2012-09-29 16:00:54

Settimana di austerity per l'Europa. Lisbona in piazza contro i tagli


E’ stata la settimana dell’austerity per l’Europa. Il governo francese ha presentato una finanziaria da circa 37 miliardi di euro per ridurre il deficit al 3 per cento del Pil entro il 2013, mentre la Spagna ha annunciato che per salvare le sue banche chiederà all’Unione Europea 40 miliardi di euro su 60 necessari alla ricapitalizzazione. E dopo le tensioni di Madrid e Atene, che attende la decisione della Troika sulla nuova tranche di aiuti, il Portogallo scende in piazza contro i tagli decisi dal governo. Per un bilancio della situazione attuale Cecilia Seppia ha sentito Carlo dell’Aringa, direttore del Centro di Ricerche Economiche sui problemi del Lavoro e dell'Industria dell'Università Cattolica di Milano:RealAudioMP3

R. - Certamente è un segnale che il progetto politico europeo è lungo, faticoso e non alla portata immediata dei Paesi, perché ciascuno agisce un po’ per proprio conto, nel timore che i mercati finanziari possano speculare contro il proprio debito.
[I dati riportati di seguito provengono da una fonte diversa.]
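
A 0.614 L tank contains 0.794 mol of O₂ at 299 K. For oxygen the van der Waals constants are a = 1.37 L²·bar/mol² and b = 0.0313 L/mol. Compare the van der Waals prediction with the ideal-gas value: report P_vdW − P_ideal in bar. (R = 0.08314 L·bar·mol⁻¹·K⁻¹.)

Ideal: P_ideal = nRT/V = (0.794)(0.08314)(299)/0.614 = 32.1465 bar
vdW: P = nRT/(V − nb) − a n²/V² = 19.7379/0.589148 − 0.863697/0.376996 = 33.5024 − 2.29100 = 31.2114 bar
ΔP = 31.2114 − 32.1465 = -0.935 bar

ΔP ≈ -0.935 bar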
D. - Di fronte a questo quadro che abbiamo anche visto delinearsi meglio questa settimana, qual è il ruolo della Germania, di un Paese così forte economicamente di fronte ad un’Unione sempre più a rischio, e soprattutto come si muoverà Berlino da qui in poi?

R. - Paradossalmente, il fatto che anche la Germania inizi a risentire dei contraccolpi della crisi dei Paesi dell’area monetaria - quelli che la circondano - verso i quali la Germania esporta, quindi risente del fatto che la crescita diminuisce, e quindi le proprie imprese attraversano momenti di difficoltà; paradossalmente, dicevo, questo è “un fatto positivo” perché dovrebbe convincere la Germania che occorre fare di più per impedire che la crisi si accentui e che ciascun Paese entri in un giro perverso di manovre restrittive con un’ulteriore caduta dell’attività economica e poi ancora nuovi bisogni di tagliare le spese ed aumentare le tasse.
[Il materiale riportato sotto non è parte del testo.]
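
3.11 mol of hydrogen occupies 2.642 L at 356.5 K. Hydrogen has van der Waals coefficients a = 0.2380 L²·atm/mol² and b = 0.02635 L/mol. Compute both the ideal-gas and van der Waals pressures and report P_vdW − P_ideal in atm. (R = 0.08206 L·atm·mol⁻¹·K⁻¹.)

Ideal: P_ideal = nRT/V = (3.11)(0.08206)(356.5)/2.642 = 34.4365 atm
vdW: P = nRT/(V − nb) − a n²/V² = 90.9812/2.56005 − 2.30196/6.98016 = 35.5388 − 0.329786 = 35.2090 atm
ΔP = 35.2090 − 34.4365 = 0.773 atm

ΔP ≈ 0.773 atm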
D. - Dalla Merkel anche il monito all’Europa a non farsi condizionare troppo dai mercati, che di fatto, in tutta la settimana hanno dato segnali sconfortanti...
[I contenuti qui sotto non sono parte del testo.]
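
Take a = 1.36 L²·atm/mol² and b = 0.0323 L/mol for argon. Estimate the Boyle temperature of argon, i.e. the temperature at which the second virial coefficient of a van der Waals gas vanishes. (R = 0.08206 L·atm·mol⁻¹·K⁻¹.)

For a van der Waals gas the second virial coefficient B₂ = b − a/(RT) vanishes at T_B = a/(Rb).
T_B = 1.36/(0.08206×0.0323) = 1.36/0.0026505 = 513.1 K

T_B ≈ 513.1 K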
R. - Sì: però, se si procedesse verso tappe credibili, verso un’unione fiscale, politica, è chiaro che anche le tappe dell’unione bancaria e di eventuali strumenti per rilanciare la crescita, sarebbero accettati volentieri dai mercati.

D. - Altra questione, la Spagna: gli aiuti da 40 miliardi chiesti all’Ue per salvare le banche, sui 60 necessari. Il ridimensionamento della cifra c’è stato, però è comunque un quadro meno fosco ma pur sempre grave...

R. - Probabilmente i 40 miliardi, come qualcuno dice, non saranno sufficienti e ce ne vorranno di più. Quindi da un lato la Spagna dovrà, per forza di cose, dare garanzie di ulteriore rigore. Già sta attraversando problemi di tensioni sociali non indifferenti. I mercati naturalmente guardano anche a questo, perché le tensioni sociali non rafforzano un Paese, lo indeboliscono.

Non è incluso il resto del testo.